Abstract:Open-vocabulary semantic segmentation seeks to label each pixel in an image with arbitrary text descriptions. Vision-language foundation models, especially CLIP, have recently emerged as powerful tools for acquiring open-vocabulary capabilities. However, fine-tuning CLIP to equip it with pixel-level prediction ability often suffers three issues: 1) high computational cost, 2) misalignment between the two inherent modalities of CLIP, and 3) degraded generalization ability on unseen categories. To address these issues, we propose H-CLIP a symmetrical parameter-efficient fine-tuning (PEFT) strategy conducted in hyperspherical space for both of the two CLIP modalities. Specifically, the PEFT strategy is achieved by a series of efficient block-diagonal learnable transformation matrices and a dual cross-relation communication module among all learnable matrices.

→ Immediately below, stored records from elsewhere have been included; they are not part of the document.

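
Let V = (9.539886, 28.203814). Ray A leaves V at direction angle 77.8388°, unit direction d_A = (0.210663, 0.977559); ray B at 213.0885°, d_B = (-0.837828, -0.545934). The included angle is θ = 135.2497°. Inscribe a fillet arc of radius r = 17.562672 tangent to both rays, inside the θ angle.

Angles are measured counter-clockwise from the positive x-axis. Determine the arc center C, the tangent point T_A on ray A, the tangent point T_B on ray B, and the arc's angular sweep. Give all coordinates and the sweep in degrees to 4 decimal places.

center=(-6.1056,38.9713) T_A=(11.0630,35.2715) T_B=(3.4825,24.2568) sweep=44.7503

bisector direction at 145.4637° = (-0.823767,0.566929)
center distance |VC| = r/sin(θ/2) = 17.562672/sin(67.6248°) = 18.992602
C = V + |VC|·bis = (-6.1056,38.9713)
T_A = V + ((C−V)·d_A)·d_A = V + 7.2299·d_A = (11.0630,35.2715)
T_B = V + ((C−V)·d_B)·d_B = V + 7.2299·d_B = (3.4825,24.2568)
sweep = 180° − θ = 44.7503°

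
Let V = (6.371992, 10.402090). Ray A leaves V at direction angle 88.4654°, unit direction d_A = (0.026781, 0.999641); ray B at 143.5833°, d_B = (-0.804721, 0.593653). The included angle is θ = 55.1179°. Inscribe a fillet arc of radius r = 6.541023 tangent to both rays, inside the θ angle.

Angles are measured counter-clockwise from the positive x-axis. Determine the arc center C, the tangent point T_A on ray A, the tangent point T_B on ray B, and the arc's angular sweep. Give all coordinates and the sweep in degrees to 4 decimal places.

bisector direction at 116.0244° = (-0.438753,0.898608)
center distance |VC| = r/sin(θ/2) = 6.541023/sin(27.5589°) = 14.137831
C = V + |VC|·bis = (0.1690,23.1065)
T_A = V + ((C−V)·d_A)·d_A = V + 12.5337·d_A = (6.7077,22.9313)
T_B = V + ((C−V)·d_B)·d_B = V + 12.5337·d_B = (-3.7141,17.8428)
sweep = 180° − θ = 124.8821°

center=(0.1690,23.1065) T_A=(6.7077,22.9313) T_B=(-3.7141,17.8428) sweep=124.8821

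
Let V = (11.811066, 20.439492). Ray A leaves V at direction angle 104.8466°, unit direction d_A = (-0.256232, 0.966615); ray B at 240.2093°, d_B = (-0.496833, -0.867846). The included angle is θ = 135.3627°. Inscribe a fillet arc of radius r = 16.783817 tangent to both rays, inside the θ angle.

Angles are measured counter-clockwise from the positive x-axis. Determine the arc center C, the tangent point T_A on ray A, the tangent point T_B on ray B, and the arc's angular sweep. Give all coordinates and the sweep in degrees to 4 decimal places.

bisector direction at 172.5280° = (-0.991508,0.130043)
center distance |VC| = r/sin(θ/2) = 16.783817/sin(67.6813°) = 18.142977
C = V + |VC|·bis = (-6.1778,22.7989)
T_A = V + ((C−V)·d_A)·d_A = V + 6.8899·d_A = (10.0456,27.0994)
T_B = V + ((C−V)·d_B)·d_B = V + 6.8899·d_B = (8.3879,14.4601)
sweep = 180° − θ = 44.6373°

center=(-6.1778,22.7989) T_A=(10.0456,27.0994) T_B=(8.3879,14.4601) sweep=44.6373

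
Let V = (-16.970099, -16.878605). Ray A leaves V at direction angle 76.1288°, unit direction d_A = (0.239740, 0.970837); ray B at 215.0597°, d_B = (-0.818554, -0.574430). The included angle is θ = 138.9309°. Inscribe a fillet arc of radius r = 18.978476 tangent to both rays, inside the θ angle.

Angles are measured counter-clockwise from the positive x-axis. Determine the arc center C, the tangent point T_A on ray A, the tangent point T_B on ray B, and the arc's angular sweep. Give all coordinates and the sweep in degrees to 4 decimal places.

bisector direction at 145.5943° = (-0.825057,0.565050)
center distance |VC| = r/sin(θ/2) = 18.978476/sin(69.4655°) = 20.266172
C = V + |VC|·bis = (-33.6908,-5.4272)
T_A = V + ((C−V)·d_A)·d_A = V + 7.1088·d_A = (-15.2658,-9.9771)
T_B = V + ((C−V)·d_B)·d_B = V + 7.1088·d_B = (-22.7890,-20.9621)
sweep = 180° − θ = 41.0691°

center=(-33.6908,-5.4272) T_A=(-15.2658,-9.9771) T_B=(-22.7890,-20.9621) sweep=41.0691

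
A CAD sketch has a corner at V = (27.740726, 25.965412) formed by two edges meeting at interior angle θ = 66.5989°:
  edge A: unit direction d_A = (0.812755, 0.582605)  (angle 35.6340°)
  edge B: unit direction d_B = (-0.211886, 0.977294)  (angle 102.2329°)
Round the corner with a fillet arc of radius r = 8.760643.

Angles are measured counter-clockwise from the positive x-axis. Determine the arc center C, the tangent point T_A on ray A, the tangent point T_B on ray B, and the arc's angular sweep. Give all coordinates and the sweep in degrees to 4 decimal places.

center=(33.4765,40.8559) T_A=(38.5805,33.7357) T_B=(24.9148,38.9997) sweep=113.4011

bisector direction at 68.9335° = (0.359452,0.933164)
center distance |VC| = r/sin(θ/2) = 8.760643/sin(33.2995°) = 15.957025
C = V + |VC|·bis = (33.4765,40.8559)
T_A = V + ((C−V)·d_A)·d_A = V + 13.3371·d_A = (38.5805,33.7357)
T_B = V + ((C−V)·d_B)·d_B = V + 13.3371·d_B = (24.9148,38.9997)
sweep = 180° − θ = 113.4011°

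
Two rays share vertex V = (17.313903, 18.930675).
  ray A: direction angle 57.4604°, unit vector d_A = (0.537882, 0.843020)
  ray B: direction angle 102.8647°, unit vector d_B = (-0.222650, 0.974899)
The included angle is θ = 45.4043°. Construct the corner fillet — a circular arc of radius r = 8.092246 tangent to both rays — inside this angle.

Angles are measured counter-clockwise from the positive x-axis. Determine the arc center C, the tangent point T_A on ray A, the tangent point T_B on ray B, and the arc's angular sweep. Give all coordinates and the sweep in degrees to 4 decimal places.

center=(20.8963,39.5900) T_A=(27.7182,35.2373) T_B=(13.0072,37.7882) sweep=134.5957

bisector direction at 80.1626° = (0.170854,0.985296)
center distance |VC| = r/sin(θ/2) = 8.092246/sin(22.7021°) = 20.967591
C = V + |VC|·bis = (20.8963,39.5900)
T_A = V + ((C−V)·d_A)·d_A = V + 19.3431·d_A = (27.7182,35.2373)
T_B = V + ((C−V)·d_B)·d_B = V + 19.3431·d_B = (13.0072,37.7882)
sweep = 180° − θ = 134.5957°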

Since the PEFT strategy is conducted symmetrically to the two CLIP modalities, the misalignment between them is mitigated. Furthermore, we apply an additional constraint to PEFT on the CLIP text encoder according to the hyperspherical energy principle, i.e., minimizing hyperspherical energy during fine-tuning preserves the intrinsic structure of the original parameter space, to prevent the destruction of the generalization ability offered by the CLIP text encoder. Extensive evaluations across various benchmarks show that H-CLIP achieves new SOTA open-vocabulary semantic segmentation results while only requiring updating approximately 4% of the total parameters of CLIP.